Facies analysis occurs in two steps. First, bulk lithology is determined based upon the response of open-hole curves (gamma, density-neutron, photoelectric effect, etc.), image log color and bedding character. Second, a visual inspection of the image data is used to assign a textural classification to specific intervals. Commonly observed textures include well-preserved tabular and tangential cross-bedding, planar lamination, mottling by bioturbating organisms, concretionary horizons, authigenic pyrite mineralization, internal soft-sediment deformation and solution-collapse brecciation. Stick and pull intervals are also identified in facies analysis.
Once image facies are identified, they are compiled into pie charts that display the relative abundance of each facies type across selected intervals. Then, changes in the relative amount of image facies can be compared with changes in depth. Variation in the abundance of facies types are also observed to change within a single stratigraphic interval in wells across the field.
Once facies analysis is complete, useful comparisons are available in both the vertical well and across the field. Analysis of image facies within an individual well permits determination of changes in depositional environments through time. Comparing changes in image facies composition across a field captures spatial variation in depositional environments. Combining vertical and lateral image facies flux yields a three-dimensional portrait of the sedimentary system.

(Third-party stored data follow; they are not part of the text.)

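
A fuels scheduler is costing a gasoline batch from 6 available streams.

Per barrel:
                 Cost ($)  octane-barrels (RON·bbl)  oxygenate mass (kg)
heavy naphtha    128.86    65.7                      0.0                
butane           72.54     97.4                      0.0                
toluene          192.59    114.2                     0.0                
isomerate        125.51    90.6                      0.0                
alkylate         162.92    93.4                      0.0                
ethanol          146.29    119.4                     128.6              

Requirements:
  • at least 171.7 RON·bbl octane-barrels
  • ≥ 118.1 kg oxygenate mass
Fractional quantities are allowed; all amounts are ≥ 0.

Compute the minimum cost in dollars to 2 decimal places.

$180.56

Set it up as a linear program. Let x1 = barrels of heavy naphtha, x2 = barrels of butane, x3 = barrels of toluene, x4 = barrels of isomerate, x5 = barrels of alkylate, x6 = barrels of ethanol.
Minimize 128.86x1 + 72.54x2 + 192.59x3 + 125.51x4 + 162.92x5 + 146.29x6 s.t.:
  65.7x1 + 97.4x2 + 114.2x3 + 90.6x4 + 93.4x5 + 119.4x6 ≥ 171.7   (octane-barrels)
  128.6x6 ≥ 118.1   (oxygenate mass)
  x1, x2, x3, x4, x5, x6 ≥ 0.
At the optimum only butane, ethanol are positive (heavy naphtha, toluene, isomerate, alkylate = 0). Binding constraints: octane-barrels and oxygenate mass.
Solving gives x2 = 0.63705, x6 = 0.91835.
Total cost: 72.54·0.63705 + 146.29·0.91835 = 180.5570.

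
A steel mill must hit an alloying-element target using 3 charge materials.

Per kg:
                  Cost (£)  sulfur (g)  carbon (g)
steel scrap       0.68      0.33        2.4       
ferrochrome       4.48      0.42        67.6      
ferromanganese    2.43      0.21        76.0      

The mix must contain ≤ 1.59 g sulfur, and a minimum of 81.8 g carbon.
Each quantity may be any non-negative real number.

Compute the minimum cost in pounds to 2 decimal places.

Set it up as a linear program. Let x1 = kg of steel scrap, x2 = kg of ferrochrome, x3 = kg of ferromanganese.
Minimise 0.68x1 + 4.48x2 + 2.43x3 with:
  0.33x1 + 0.42x2 + 0.21x3 ≤ 1.59   (sulfur)
  2.4x1 + 67.6x2 + 76x3 ≥ 81.8   (carbon)
  x1, x2, x3 ≥ 0.
The cheapest feasible vertex uses only ferromanganese; steel scrap, ferrochrome are not used. The carbon requirement is met with equality.
That vertex is x3 = 1.0763.
Objective = 2.43·1.0763 = 2.6154.

£2.62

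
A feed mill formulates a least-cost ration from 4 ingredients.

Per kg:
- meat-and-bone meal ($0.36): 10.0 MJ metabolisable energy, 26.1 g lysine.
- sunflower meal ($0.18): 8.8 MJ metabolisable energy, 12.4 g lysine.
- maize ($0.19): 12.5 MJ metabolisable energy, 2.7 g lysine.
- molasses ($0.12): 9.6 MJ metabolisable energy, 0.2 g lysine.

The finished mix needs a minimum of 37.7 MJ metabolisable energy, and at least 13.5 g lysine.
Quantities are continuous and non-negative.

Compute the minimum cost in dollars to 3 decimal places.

Let x1 = kg of meat-and-bone meal, x2 = kg of sunflower meal, x3 = kg of maize, x4 = kg of molasses.
min 0.36x1 + 0.18x2 + 0.19x3 + 0.12x4 s.t.:
  10x1 + 8.8x2 + 12.5x3 + 9.6x4 ≥ 37.7   (metabolisable energy)
  26.1x1 + 12.4x2 + 2.7x3 + 0.2x4 ≥ 13.5   (lysine)
  x1, x2, x3, x4 ≥ 0.
The cheapest feasible vertex uses only sunflower meal, molasses; meat-and-bone meal, maize are not used. The metabolisable energy and lysine requirements are met with equality.
So sunflower meal = 1.041 kg, molasses = 2.973 kg.
Cost = 0.18·1.041 + 0.12·2.973 = 0.54414.

$0.544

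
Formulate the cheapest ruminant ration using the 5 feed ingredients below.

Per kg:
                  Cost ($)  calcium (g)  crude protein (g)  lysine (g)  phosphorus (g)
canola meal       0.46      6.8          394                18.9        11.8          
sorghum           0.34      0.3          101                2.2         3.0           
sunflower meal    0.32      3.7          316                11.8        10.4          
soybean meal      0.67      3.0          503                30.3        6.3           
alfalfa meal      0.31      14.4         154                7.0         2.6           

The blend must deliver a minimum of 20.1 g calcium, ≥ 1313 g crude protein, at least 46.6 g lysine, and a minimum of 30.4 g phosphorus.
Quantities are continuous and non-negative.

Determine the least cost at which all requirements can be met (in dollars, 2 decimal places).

$1.39

Let x1 = kg of canola meal, x2 = kg of sorghum, x3 = kg of sunflower meal, x4 = kg of soybean meal, x5 = kg of alfalfa meal.
min 0.46x1 + 0.34x2 + 0.32x3 + 0.67x4 + 0.31x5 s.t.:
  6.8x1 + 0.3x2 + 3.7x3 + 3x4 + 14.4x5 ≥ 20.1   (calcium)
  394x1 + 101x2 + 316x3 + 503x4 + 154x5 ≥ 1313   (crude protein)
  18.9x1 + 2.2x2 + 11.8x3 + 30.3x4 + 7x5 ≥ 46.6   (lysine)
  11.8x1 + 3x2 + 10.4x3 + 6.3x4 + 2.6x5 ≥ 30.4   (phosphorus)
  x1, x2, x3, x4, x5 ≥ 0.
The optimal basis is {sunflower meal, alfalfa meal}; canola meal, sorghum, soybean meal drop out. There the calcium and crude protein constraints are tight.
Optimal quantities: sunflower meal = 3.972 kg, alfalfa meal = 0.3752 kg.
Hence cost = 0.32·3.972 + 0.31·0.3752 = $1.3874.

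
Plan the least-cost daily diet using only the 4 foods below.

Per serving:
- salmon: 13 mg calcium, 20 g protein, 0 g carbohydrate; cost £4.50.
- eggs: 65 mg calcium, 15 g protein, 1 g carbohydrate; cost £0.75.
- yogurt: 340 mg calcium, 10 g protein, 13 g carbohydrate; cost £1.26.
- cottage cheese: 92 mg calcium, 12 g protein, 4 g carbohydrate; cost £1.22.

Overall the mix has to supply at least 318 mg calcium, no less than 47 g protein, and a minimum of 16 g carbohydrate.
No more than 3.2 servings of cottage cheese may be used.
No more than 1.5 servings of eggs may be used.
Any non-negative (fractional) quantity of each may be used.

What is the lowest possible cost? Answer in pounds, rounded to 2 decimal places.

This is a linear program. Let x1 = servings of salmon, x2 = servings of eggs, x3 = servings of yogurt, x4 = servings of cottage cheese.
Minimise 4.5x1 + 0.75x2 + 1.26x3 + 1.22x4 s.t.:
  13x1 + 65x2 + 340x3 + 92x4 ≥ 318   (calcium)
  20x1 + 15x2 + 10x3 + 12x4 ≥ 47   (protein)
  1x2 + 13x3 + 4x4 ≥ 16   (carbohydrate)
  x4 ≤ 3.2
  x2 ≤ 1.5
  x1, x2, x3, x4 ≥ 0.
The optimal basis is {eggs, yogurt, cottage cheese}; salmon drops out. There the protein, carbohydrate, the eggs cap constraints are tight.
So eggs = 1.5 servings, yogurt = 0.6552 servings, cottage cheese = 1.496 servings.
Total cost: 0.75·1.5 + 1.26·0.6552 + 1.22·1.496 = 3.7757.

£3.78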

In this example, image facies were analyzed for 3 sandstone packages. Sand intervals l & ll display a similar facies suite, dominated by cross-bedded and mottled sandstones with a smaller percentage of muddy sandstones and mudstones. The facies observed in these units indicate that they were deposited in a fluvial depositional environment.
Sand III constitutes a major change in facies suite from the underlying sands. This unit displays a large percentage of mottled and laminated mudstones, with very few cross-bedded sands and a significant amount of coal. These facies indicate that the Sand III unit was deposited in a deltaic depositional environment.
Image facies data can be scaled up to enhance the understanding of reservoir architecture across fields and sub-basins. These data can contribute important constraints to fine-tune geostatistical model development.
Facies Field Map
The map above shows image facies data excerpted from a 16 well study. Image facies appear as pie charts over a structure contour map to illustrate lateral changes in sediment composition and texture within a stratigraphic interval of interest. In this example, the pie charts reveal subtle changes in the relative abundance of sand vs. muddy sand vs. mudstone and changes in the percentage of identifiable textures.
Image facies data can be used as input to constrain depositional, petrophysical and geostatistical models within a hydrocarbon reservoir, ultimately contributing to in-place reserve and productivity calculations. These models, in turn, support development of a reservoir simulation model, to fine-tune EUR calculations, establish priority for vertical or horizontal development and, with a geomechanical model, optimal well spacing.